Allerdings wäre van Gogh auch nach der Theorie des fast komplett abgeschnittenen Ohres keineswegs als Wahnsinniger abgestempelt. Vielmehr nimmt sie der Tat alles Wahnsinnige. Denn nicht van Gogh hat sich verletzt, sondern Gauguin hat ihm im Streit das Ohr abgeschlagen. Damit wäre auch geklärt, wie der stark blutende van Gogh es noch ins Bordell geschafft haben soll. Denn Wildegans und Kaufmann nehmen an, dass die Tat in der Nähe des Bordells geschah und van Gogh dann ins Gelbe Haus ging, wo die Polizei am folgenden Tag nicht nur den bewusstlosen van Gogh fand, sondern auch viele blutverschmierte Tücher.

Bei aller Überzeugungskraft der Argumentation hat das Buch allerdings einen entscheidenden Makel: Hypothese und Beweis füllen hundert Seiten, denen 260 Seiten Einführung voran gehen. Nun sind ein paar Lebensbeschreibungen – sozusagen als frischer Aufguss eines alten, längst erforschten Themas – wie eine kleine Erinnerungshilfe.

Doch hier ist es eine allzu lange; zumal diese Einführung auf eine Verunglimpfung Paul Gauguins hinaus läuft. Da er am Ende als skrupelloser Lügner, Schläger und verantwortungsloser Malerkollege die Szene verlassen soll, suchen die Autoren solche Charaktereigenschaften in seiner Biografie – und finden sie. Gauguin konnte in der Tat gewalttätig sein, und er war selbstsüchtiger und selbstbewusster als viele andere. Nur hätte die Argumentation nichts von ihrer Glaubwürdigkeit verloren, wenn die Autoren nicht permanent ihre Antipathie gegen Gauguin herausgestellt hätten.
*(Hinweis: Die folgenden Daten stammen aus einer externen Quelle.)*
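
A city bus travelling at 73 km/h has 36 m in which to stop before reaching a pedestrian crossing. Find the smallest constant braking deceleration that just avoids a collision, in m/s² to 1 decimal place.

Required deceleration ≈ 5.7 m/s²

73 km/h ÷ 3.6 = 20.2778 m/s.
v² = 2a·d ⇒ a = v²/(2d) = 20.2778² / (2 × 36.000) = 411.189 / 72.000 = 5.7110 m/s².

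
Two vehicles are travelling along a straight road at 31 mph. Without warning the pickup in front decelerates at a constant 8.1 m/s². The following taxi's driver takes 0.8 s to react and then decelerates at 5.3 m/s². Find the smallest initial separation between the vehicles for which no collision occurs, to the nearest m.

Minimum gap ≈ 17 m

31 mph × 0.44704 = 13.8582 m/s.
Leader travels v²/(2a_L) = 192.050 / 16.200 = 11.855 m before stopping.
Follower covers v·t_r = 13.8582 × 0.8 = 11.087 m while reacting, then v²/(2a_F) = 192.050 / 10.600 = 18.118 m while braking, for a total of 11.087 + 18.118 = 29.205 m.
Since a_F ≤ a_L and the follower starts braking later, the follower is never slower than the leader, so the closest approach is when both have stopped.
Minimum gap = 29.205 − 11.855 = 17.350 m.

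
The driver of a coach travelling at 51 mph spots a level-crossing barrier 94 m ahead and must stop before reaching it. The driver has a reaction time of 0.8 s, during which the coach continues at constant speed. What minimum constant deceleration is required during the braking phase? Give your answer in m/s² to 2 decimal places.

51 mph × 0.44704 = 22.7990 m/s.
Distance covered during reaction = 22.7990 × 0.8 = 18.239 m.
Distance available for braking: 94 − 18.239 = 75.761 m.
v² = 2a·d ⇒ a = v²/(2d) = 22.7990² / (2 × 75.761) = 519.794 / 151.522 = 3.4305 m/s².

Required deceleration ≈ 3.43 m/s²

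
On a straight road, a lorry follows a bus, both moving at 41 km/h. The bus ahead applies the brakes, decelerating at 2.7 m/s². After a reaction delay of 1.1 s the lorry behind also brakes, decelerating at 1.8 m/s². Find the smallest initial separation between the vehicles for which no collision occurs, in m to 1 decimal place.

41 km/h ÷ 3.6 = 11.3889 m/s.
Leader travels v²/(2a_L) = 129.707 / 5.400 = 24.020 m before stopping.
Follower covers v·t_r = 11.3889 × 1.1 = 12.528 m while reacting, then v²/(2a_F) = 129.707 / 3.600 = 36.030 m while braking, for a total of 12.528 + 36.030 = 48.558 m.
Since a_F ≤ a_L and the follower starts braking later, the follower is never slower than the leader, so the closest approach is when both have stopped.
Minimum gap = 48.558 − 24.020 = 24.538 m.

Minimum gap ≈ 24.5 m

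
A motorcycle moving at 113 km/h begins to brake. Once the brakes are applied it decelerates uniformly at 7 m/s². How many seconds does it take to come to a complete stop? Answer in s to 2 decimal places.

Braking time ≈ 4.48 s

113 km/h ÷ 3.6 = 31.3889 m/s.
Braking time = v/a = 31.3889 / 7.000 = 4.484 s.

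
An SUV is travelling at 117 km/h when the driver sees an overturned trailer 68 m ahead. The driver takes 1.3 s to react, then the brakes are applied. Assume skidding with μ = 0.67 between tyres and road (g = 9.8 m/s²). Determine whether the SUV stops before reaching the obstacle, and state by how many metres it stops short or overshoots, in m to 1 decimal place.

117 km/h ÷ 3.6 = 32.5000 m/s.
a = μg = 0.67 × 9.8 = 6.566 m/s².
Reaction distance = 32.5000 × 1.3 = 42.250 m.
Braking distance = v²/(2a) = 1056.250 / 13.132 = 80.433 m.
Total stopping distance = 42.250 + 80.433 = 122.683 m, vs 68 m available — it cannot stop in time and overshoots by 122.683 − 68 = 54.683 m.

No — it overshoots by 54.7 m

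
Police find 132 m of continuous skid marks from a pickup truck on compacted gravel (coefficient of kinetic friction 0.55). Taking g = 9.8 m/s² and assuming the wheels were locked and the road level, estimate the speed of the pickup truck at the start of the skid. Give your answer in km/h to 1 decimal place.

Initial speed ≈ 135.8 km/h

Deceleration a = μg = 0.55 × 9.8 = 5.390 m/s².
v = √(2a·d) = √(2 × 5.390 × 132) = √1422.960 = 37.7221 m/s.
= 37.7221 × 3.6 = 135.800 km/h.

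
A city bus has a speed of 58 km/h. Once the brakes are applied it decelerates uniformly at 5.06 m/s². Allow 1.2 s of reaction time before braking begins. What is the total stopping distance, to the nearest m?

Total stopping distance ≈ 45 m

58 km/h ÷ 3.6 = 16.1111 m/s.
Reaction distance = v·t_r = 16.1111 × 1.2 = 19.333 m.
Braking distance = v²/(2a) = 16.1111² / (2 × 5.060) = 259.568 / 10.120 = 25.649 m.
Total = 19.333 + 25.649 = 44.982 m.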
Vincent van Gogh muss in dieser Konstellation natürlich das in Gauguin verliebte Opfer sein. Diese Schwarz-Weiß-Gegenüberstellung ist ärgerlich und rückt die Autoren in die Ecke der Verschwörungstheoretiker. Letztendlich winden sie sich da aber erfolgreich heraus.

Trotzdem ist nicht anzunehmen, dass Scharen von Kunstwissenschaftlern ihr immer wiederholtes und seit langem als unumstößlich festgeschriebenes Bild von der kleinen Selbstverletzung am Ohr jetzt aufgeben werden. Es wäre schön, wenn sie sich mit ähnlicher Akribie wie diese beiden Autoren noch einmal dem Ohr widmeten, damit der Streit ums Ohr einmal ein Ende hat.

Rita Wildegans, Hans Kaufmann: Van Goghs Ohr. Osburg, Berlin. 392 S., 22,90 Euro.